Een belangrijke factor die de kosten van de opgewekte energie beïnvloedt, is de aansluiting op het net. Hier werd ernaar gestreefd de infrastructuur van bestaande windparken mee te gebruiken om de kosten binnen de perken te houden. Er werden analyses uitgevoerd om te begrijpen hoeveel zonne-energie aan de bestaande windturbines kan worden toegevoegd zonder al te veel energie te verliezen door curtailment, wat noodzakelijk wordt als een hoge mate van wind- en zonne-energieopwekking samenvallen. Dit kan mogelijk van invloed zijn op het ontwerp van offshore-netwerken voor hybride wind-/zonneparken die nog niet zijn gebouwd.
Naast de opwekking moet ook rekening worden gehouden met de interactie met de omgeving. Daarom werd het effect van een dergelijk systeem op het milieu onderzocht en mogelijke beperkingen vastgesteld voor de grootte van de structuren of de dichtheid van de oppervlaktebedekking. Ook werd rekening gehouden met het effect van organismen op de structuur, zodat het systeem in bedrijfsklare toestand kan worden gehouden en tegelijkertijd onschadelijk is voor het milieu.
Partners
De onderzoeksinstellingen bundelden hun specifieke expertise in het project: de PV-moduletechnologie en prestatiesimulatie van imec, betrouwbaarheid, elektronisch ontwerp en testcapaciteiten van UHasselt, kennis over mariene biologie van RBINS, en competenties in elektrisch ontwerp, netaansluitingen, mariene technologie en biologie van KU Leuven.

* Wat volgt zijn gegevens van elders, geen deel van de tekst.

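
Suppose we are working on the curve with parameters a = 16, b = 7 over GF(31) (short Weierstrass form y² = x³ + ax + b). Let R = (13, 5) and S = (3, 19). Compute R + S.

(13, 5) + (3, 19). λ = (19 - 5)/(3 - 13) ≡ 14/21 mod 31. 21⁻¹ ≡ 3 (mod 31), so λ ≡ 11.
  x = λ² - 13 - 3 = 121 - 16 ≡ 12; y = λ·(13 - 12) - 5 ≡ 6. → (12, 6)

(12, 6)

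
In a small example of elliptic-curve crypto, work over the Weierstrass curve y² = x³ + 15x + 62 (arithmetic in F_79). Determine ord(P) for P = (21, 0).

2

2P: (21, 0) + (21, 0): same x and y₁ ≡ -y₂, so the sum is ∞.
2P = ∞, so the order is 2.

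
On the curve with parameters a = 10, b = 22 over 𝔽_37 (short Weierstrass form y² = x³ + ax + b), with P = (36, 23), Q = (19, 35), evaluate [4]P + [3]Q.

(36, 14)

First 4P:
Repeated addition: build up to 4P.
2P: tangent at (36, 23): λ = (3·36² + 10)/(2·23) ≡ 13/9. 9⁻¹ ≡ 33 (mod 37), so λ ≡ 13·33 ≡ 22.
  x = λ² - 36 - 36 = 484 - 72 ≡ 5; y = λ·(36 - 5) - 23 ≡ 30. → (5, 30)
3P: (5, 30) + (36, 23). λ = (23 - 30)/(36 - 5) ≡ 30/31 mod 37. 31⁻¹ ≡ 6 (mod 37) since 31·6 = 186 ≡ 1, so λ ≡ 32.
  x = λ² - 5 - 36 = 1024 - 41 ≡ 21; y = λ·(5 - 21) - 30 ≡ 13. → (21, 13)
4P: (21, 13) + (36, 23). λ = (23 - 13)/(36 - 21) ≡ 10/15 mod 37. 15⁻¹ ≡ 5 (mod 37) since 15·5 = 75 ≡ 1, so λ ≡ 13.
  x = λ² - 21 - 36 = 169 - 57 ≡ 1; y = λ·(21 - 1) - 13 ≡ 25. → (1, 25)
4P = (1, 25).
Next 3Q:
Repeated addition: build up to 3Q.
2Q: tangent at (19, 35): λ = (3·19² + 10)/(2·35) ≡ 20/33. 33⁻¹ ≡ 9 (mod 37) since 33·9 = 297 ≡ 1, so λ ≡ 20·9 ≡ 32.
  x = λ² - 19 - 19 = 1024 - 38 ≡ 24; y = λ·(19 - 24) - 35 ≡ 27. → (24, 27)
3Q: (24, 27) + (19, 35). λ = (35 - 27)/(19 - 24) ≡ 8/32 mod 37. 32⁻¹ ≡ 22 (mod 37), so λ ≡ 28.
  x = λ² - 24 - 19 = 784 - 43 ≡ 1; y = λ·(24 - 1) - 27 ≡ 25. → (1, 25)
3Q = (1, 25).
Finally 4P + 3Q:
tangent at (1, 25): λ = (3·1² + 10)/(2·25) ≡ 13/13. 13⁻¹ ≡ 20 (mod 37), so λ ≡ 13·20 ≡ 1.
  x = λ² - 1 - 1 = 1 - 2 ≡ 36; y = λ·(1 - 36) - 25 ≡ 14. → (36, 14)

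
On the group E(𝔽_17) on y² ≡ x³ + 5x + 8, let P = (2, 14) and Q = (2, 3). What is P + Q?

O

The two points share x = 2 and their y-coordinates satisfy 14 + 3 ≡ 0 (mod 17), so they are inverses. Their sum is the point at infinity.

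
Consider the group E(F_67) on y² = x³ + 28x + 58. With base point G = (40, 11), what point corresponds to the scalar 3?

(10, 20)

Repeated addition: build up to 3G.
2G: tangent at (40, 11): λ = (3·40² + 28)/(2·11) ≡ 4/22. 22⁻¹ ≡ 64 (mod 67) since 22·64 = 1408 ≡ 1, so λ ≡ 4·64 ≡ 55.
  x = λ² - 40 - 40 = 3025 - 80 ≡ 64; y = λ·(40 - 64) - 11 ≡ 9. → (64, 9)
3G: (64, 9) + (40, 11). λ = (11 - 9)/(40 - 64) ≡ 2/43 mod 67. 43⁻¹ ≡ 53 (mod 67) since 43·53 = 2279 ≡ 1, so λ ≡ 39.
  x = λ² - 64 - 40 = 1521 - 104 ≡ 10; y = λ·(64 - 10) - 9 ≡ 20. → (10, 20)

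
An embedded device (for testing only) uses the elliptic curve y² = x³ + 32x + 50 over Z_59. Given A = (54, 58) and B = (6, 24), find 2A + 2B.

(47, 11)

First 2A:
Repeated addition: build up to 2A.
2A: tangent at (54, 58): λ = (3·54² + 32)/(2·58) ≡ 48/57. 57⁻¹ ≡ 29 (mod 59), so λ ≡ 48·29 ≡ 35.
  x = λ² - 54 - 54 = 1225 - 108 ≡ 55; y = λ·(54 - 55) - 58 ≡ 25. → (55, 25)
2A = (55, 25).
Next 2B:
Repeated addition: build up to 2B.
2B: tangent at (6, 24): λ = (3·6² + 32)/(2·24) ≡ 22/48. 48⁻¹ ≡ 16 (mod 59), so λ ≡ 22·16 ≡ 57.
  x = λ² - 6 - 6 = 3249 - 12 ≡ 51; y = λ·(6 - 51) - 24 ≡ 7. → (51, 7)
2B = (51, 7).
Finally 2A + 2B:
(55, 25) + (51, 7). λ = (7 - 25)/(51 - 55) ≡ 41/55 mod 59. 55⁻¹ ≡ 44 (mod 59), so λ ≡ 34.
  x = λ² - 55 - 51 = 1156 - 106 ≡ 47; y = λ·(55 - 47) - 25 ≡ 11. → (47, 11)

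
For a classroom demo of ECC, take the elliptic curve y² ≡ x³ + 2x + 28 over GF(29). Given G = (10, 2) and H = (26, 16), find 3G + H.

First 3G:
Repeated addition: build up to 3G.
2G: tangent at (10, 2): λ = (3·10² + 2)/(2·2) ≡ 12/4. 4⁻¹ ≡ 22 (mod 29), so λ ≡ 12·22 ≡ 3.
  x = λ² - 10 - 10 = 9 - 20 ≡ 18; y = λ·(10 - 18) - 2 ≡ 3. → (18, 3)
3G: (18, 3) + (10, 2). λ = (2 - 3)/(10 - 18) ≡ 28/21 mod 29. 21⁻¹ ≡ 18 (mod 29), so λ ≡ 11.
  x = λ² - 18 - 10 = 121 - 28 ≡ 6; y = λ·(18 - 6) - 3 ≡ 13. → (6, 13)
3G = (6, 13).
Finally 3G + H:
(6, 13) + (26, 16). λ = (16 - 13)/(26 - 6) ≡ 3/20 mod 29. 20⁻¹ ≡ 16 (mod 29), so λ ≡ 19.
  x = λ² - 6 - 26 = 361 - 32 ≡ 10; y = λ·(6 - 10) - 13 ≡ 27. → (10, 27)

(10, 27)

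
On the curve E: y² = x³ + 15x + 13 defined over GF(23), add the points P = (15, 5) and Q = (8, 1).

(15, 5) + (8, 1). λ = (1 - 5)/(8 - 15) ≡ 19/16 mod 23. 16⁻¹ ≡ 13 (mod 23), so λ ≡ 17.
  x = λ² - 15 - 8 = 289 - 23 ≡ 13; y = λ·(15 - 13) - 5 ≡ 6. → (13, 6)

(13, 6)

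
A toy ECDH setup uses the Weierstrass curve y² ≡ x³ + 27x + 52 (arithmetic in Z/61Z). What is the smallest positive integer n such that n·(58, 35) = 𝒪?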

“Met de bestaande expertise van de partners zijn we goed geplaatst om multidisciplinair onderzoek te verrichten in dit zeer uitdagende domein van energieopwekking, dat een enorm potentieel heeft voor een grote expansie op de schaal van verscheidene gigawatts. Het kan helpen om België stevig op de kaart te zetten als het gaat om innovatieve hernieuwbare energieopwekking”, zegt Johan Driesen, professor Electrical Engineering aan de KU Leuven en verbonden aan EnergyVille.